At the same time, I’m in the midst of a journey that I desperately want to discuss with my kids. Helping them understand surrogacy from the beginning is extremely important to us. It’s also the most common question I’ve had as I’ve shared this journey with others – “What will your kids say?” It’s important to help them understand that it’s just another way that families come together. If they know from the beginning, they understand the process. If they know the process, it’s something that they see as normal.
So I told them – the latter. I snuggled into my older son’s bed and recalled the conversations we started having months ago about how families come together. I asked how he had explained it to me before (he forgot). We talked about how our family came together. I reminded him how lucky we are that his uncle came to be a part of our family before I was born and how lucky that uncle was that he then had two families. We talked about our friends who adopted their second daughter and how special that is for them. Luckily, we have relevant examples in our own family and with the people who are closest to us that demonstrate that there is not one particular way that people become a family. To me, it’s really a matter of pulling it all together to create the context for them.

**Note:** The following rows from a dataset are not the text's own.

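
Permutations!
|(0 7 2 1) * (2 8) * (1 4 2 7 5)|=|(0 5 1)(2 4)(7 8)|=6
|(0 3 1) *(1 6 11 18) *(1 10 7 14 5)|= 10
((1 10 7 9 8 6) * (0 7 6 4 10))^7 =(0 1 6 10 4 8 9 7)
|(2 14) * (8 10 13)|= |(2 14)(8 10 13)|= 6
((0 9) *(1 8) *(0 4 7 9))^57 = (9)(1 8)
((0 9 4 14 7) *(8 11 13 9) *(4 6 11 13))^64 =((0 8 13 9 6 11 4 14 7))^64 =(0 8 13 9 6 11 4 14 7)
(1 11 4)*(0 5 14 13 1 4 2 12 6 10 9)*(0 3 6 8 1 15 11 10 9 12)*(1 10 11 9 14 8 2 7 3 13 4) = [5, 11, 0, 6, 1, 8, 14, 3, 10, 13, 12, 7, 2, 15, 4, 9] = (0 5 8 10 12 2)(1 11 7 3 6 14 4)(9 13 15)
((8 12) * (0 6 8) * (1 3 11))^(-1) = ((0 6 8 12)(1 3 11))^(-1) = (0 12 8 6)(1 11 3)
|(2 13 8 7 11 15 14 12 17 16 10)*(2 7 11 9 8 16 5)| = |(2 13 16 10 7 9 8 11 15 14 12 17 5)| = 13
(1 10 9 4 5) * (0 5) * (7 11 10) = [5, 7, 2, 3, 0, 1, 6, 11, 8, 4, 9, 10] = (0 5 1 7 11 10 9 4)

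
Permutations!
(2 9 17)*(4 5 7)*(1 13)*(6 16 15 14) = (1 13)(2 9 17)(4 5 7)(6 16 15 14) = [0, 13, 9, 3, 5, 7, 16, 4, 8, 17, 10, 11, 12, 1, 6, 14, 15, 2]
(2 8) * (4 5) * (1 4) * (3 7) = (1 4 5)(2 8)(3 7) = [0, 4, 8, 7, 5, 1, 6, 3, 2]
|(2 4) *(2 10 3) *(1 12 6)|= |(1 12 6)(2 4 10 3)|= 12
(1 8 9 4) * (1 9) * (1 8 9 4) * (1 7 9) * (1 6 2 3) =(1 6 2 3)(7 9) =[0, 6, 3, 1, 4, 5, 2, 9, 8, 7]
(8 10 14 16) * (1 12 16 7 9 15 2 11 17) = (1 12 16 8 10 14 7 9 15 2 11 17) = [0, 12, 11, 3, 4, 5, 6, 9, 10, 15, 14, 17, 16, 13, 7, 2, 8, 1]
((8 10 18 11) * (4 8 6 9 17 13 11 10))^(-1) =((4 8)(6 9 17 13 11)(10 18))^(-1) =(4 8)(6 11 13 17 9)(10 18)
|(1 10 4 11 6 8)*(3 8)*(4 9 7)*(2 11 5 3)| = 24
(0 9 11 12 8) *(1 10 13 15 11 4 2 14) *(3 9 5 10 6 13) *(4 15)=(0 5 10 3 9 15 11 12 8)(1 6 13 4 2 14)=[5, 6, 14, 9, 2, 10, 13, 7, 0, 15, 3, 12, 8, 4, 1, 11]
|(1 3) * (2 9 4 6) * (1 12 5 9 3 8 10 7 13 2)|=|(1 8 10 7 13 2 3 12 5 9 4 6)|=12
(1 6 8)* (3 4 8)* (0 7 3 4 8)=[7, 6, 2, 8, 0, 5, 4, 3, 1]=(0 7 3 8 1 6 4)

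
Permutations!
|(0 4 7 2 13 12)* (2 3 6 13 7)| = |(0 4 2 7 3 6 13 12)| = 8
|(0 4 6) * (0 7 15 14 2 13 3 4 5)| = 8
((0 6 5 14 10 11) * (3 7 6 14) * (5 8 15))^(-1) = ((0 14 10 11)(3 7 6 8 15 5))^(-1) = (0 11 10 14)(3 5 15 8 6 7)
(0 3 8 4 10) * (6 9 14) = (0 3 8 4 10)(6 9 14) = [3, 1, 2, 8, 10, 5, 9, 7, 4, 14, 0, 11, 12, 13, 6]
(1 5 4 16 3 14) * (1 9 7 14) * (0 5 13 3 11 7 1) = (0 5 4 16 11 7 14 9 1 13 3) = [5, 13, 2, 0, 16, 4, 6, 14, 8, 1, 10, 7, 12, 3, 9, 15, 11]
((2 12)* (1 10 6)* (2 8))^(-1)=(1 6 10)(2 8 12)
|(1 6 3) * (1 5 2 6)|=|(2 6 3 5)|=4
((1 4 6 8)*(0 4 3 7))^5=((0 4 6 8 1 3 7))^5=(0 3 8 4 7 1 6)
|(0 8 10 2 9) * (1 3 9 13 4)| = |(0 8 10 2 13 4 1 3 9)| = 9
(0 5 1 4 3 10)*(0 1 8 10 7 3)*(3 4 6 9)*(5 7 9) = (0 7 4)(1 6 5 8 10)(3 9) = [7, 6, 2, 9, 0, 8, 5, 4, 10, 3, 1]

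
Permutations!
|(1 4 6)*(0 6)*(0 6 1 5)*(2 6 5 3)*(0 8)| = |(0 1 4 5 8)(2 6 3)| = 15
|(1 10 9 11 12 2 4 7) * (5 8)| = 8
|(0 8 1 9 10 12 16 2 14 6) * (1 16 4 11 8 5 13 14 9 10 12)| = |(0 5 13 14 6)(1 10)(2 9 12 4 11 8 16)| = 70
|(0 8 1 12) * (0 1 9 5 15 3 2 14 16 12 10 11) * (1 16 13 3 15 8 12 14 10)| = |(0 12 16 14 13 3 2 10 11)(5 8 9)| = 9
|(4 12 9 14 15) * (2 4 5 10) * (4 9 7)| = |(2 9 14 15 5 10)(4 12 7)| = 6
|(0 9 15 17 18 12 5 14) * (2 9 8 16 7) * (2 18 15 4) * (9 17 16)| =|(0 8 9 4 2 17 15 16 7 18 12 5 14)| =13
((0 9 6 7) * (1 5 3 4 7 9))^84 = (9)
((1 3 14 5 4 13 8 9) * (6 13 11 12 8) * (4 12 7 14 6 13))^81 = (1 11 12 3 7 8 6 14 9 4 5) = ((1 3 6 4 11 7 14 5 12 8 9))^81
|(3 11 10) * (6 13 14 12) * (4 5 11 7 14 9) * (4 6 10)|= 15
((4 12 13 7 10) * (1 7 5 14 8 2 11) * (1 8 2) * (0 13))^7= (0 1 5 10 2 12 8 13 7 14 4 11)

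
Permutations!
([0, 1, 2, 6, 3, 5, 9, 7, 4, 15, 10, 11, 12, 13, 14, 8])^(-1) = [0, 1, 2, 4, 8, 5, 3, 7, 15, 6, 10, 11, 12, 13, 14, 9]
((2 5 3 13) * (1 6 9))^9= (2 5 3 13)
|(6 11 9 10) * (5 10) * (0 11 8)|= |(0 11 9 5 10 6 8)|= 7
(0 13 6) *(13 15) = [15, 1, 2, 3, 4, 5, 0, 7, 8, 9, 10, 11, 12, 6, 14, 13] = (0 15 13 6)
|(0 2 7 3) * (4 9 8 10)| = 4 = |(0 2 7 3)(4 9 8 10)|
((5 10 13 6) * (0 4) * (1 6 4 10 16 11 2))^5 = (0 10 13 4)(1 2 11 16 5 6)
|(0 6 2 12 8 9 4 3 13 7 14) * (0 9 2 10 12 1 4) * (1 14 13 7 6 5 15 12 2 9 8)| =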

I suggested that sometimes people aren’t able carry children and talked about the new friends that they met on their last adventure to the museum. In what seemed like a bit of an anticlimactic moment, I finally told him that our new friends couldn’t carry their baby so I’m going to carry it in my belly for him. His tired eyes grew big and he grinned wide, like he realized this was a special opportunity. Then came one of the top 5 the sweetest moments in parenting history. He put his arm around my neck and leaned in to kiss me on the nose, as if to say he was proud of this decision.
He asked only a couple of questions – can he visit in the hospital and how long will I be there. The next day, we started the same conversation with his younger brother. He ran off before we could finish. While they were digging for bugs in the garden, the wise elder tells his baby brother, “Mommy’s going to grow a baby in her tummy for our friends.” With a quick, “Okay,” his brother went right on digging. That’s about what I expected.
We can’t shelter our kids from the terrible things that happen in the world. We can’t protect them from being in harm’s way, nor can we create a bubble where they are only aware of the good. We can be honest about the fact that tragedies happen and people of all ages suffer as a result. We can temper that with the notion that we all have a role in shaping what happens in our world. We can aim to raise kids who understand how they can make positive contributions to their community. We can try our best to help them develop the skills to not just recognize right from wrong, but to know what to do about it.
At some point, I will explain the tragedy in our community. In reality, there are very similar messages in both conversations. We can choose to help others. We can choose to put our energy into kindness. I’ve now explained what I hope my kids will see as one example of this. When others choose a different route, we can still choose to be people who contribute in a positive way and inspire others to do the same. These are some things that, one day, I hope my kids will say.